Not every citizen in Italy is Roman Catholic. Some are not even Christian. State sponsored schools bearing the insignia of the church’s glory days send a message that can be heard from the highways to the backstreets: Christianity rules! If we wheel the world around a few degrees further we will find similar rhetoric in nations like Iran, only the specific brand of religion has changed. The message is distressingly familiar: Islam rules! There was a time when the church could likely be called the only true superpower in Europe. We remember that time now as the Dark Ages.
As campaigns for next year’s elections in the United States are pumping up, we are hearing quite a bit about candidates’ religious convictions. That which used to be a private affair has become an emblem emblazoned on a flamboyant flag declaring “Gott und Ich” to the world.

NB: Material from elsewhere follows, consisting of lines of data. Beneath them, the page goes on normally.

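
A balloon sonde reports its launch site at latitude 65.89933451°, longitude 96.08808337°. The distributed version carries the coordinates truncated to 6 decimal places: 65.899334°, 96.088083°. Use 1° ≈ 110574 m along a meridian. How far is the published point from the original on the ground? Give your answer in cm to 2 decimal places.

The latitude changed by +0.00000051° and the longitude by +0.00000037°.
N–S: 0.00000051° × 110574 m/° = 0.0563927 m.
East–west at this latitude: 0.00000037° × 110574 × cos 65.8993° ≈ 0.00000037 × 45151.9 = 0.0167062 m.
Distance: √(0.0563927² + 0.0167062²) ≈ 0.0588153 m.
That is 0.0588153 m = 5.8815 cm.

5.88 cm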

Worse, the religions are being used to score votes. Once in office, that religion will return to its flaccid state and politics will be business as usual. The populace, however, has trouble seeing through this. Religion is injected with such emotional freight that leaving it out of elections – or classrooms – is like abandoning a helpless infant. As they nail their crucifixes to the walls of public schools in Italy, I’ll be over here with Bruce surveying these badlands.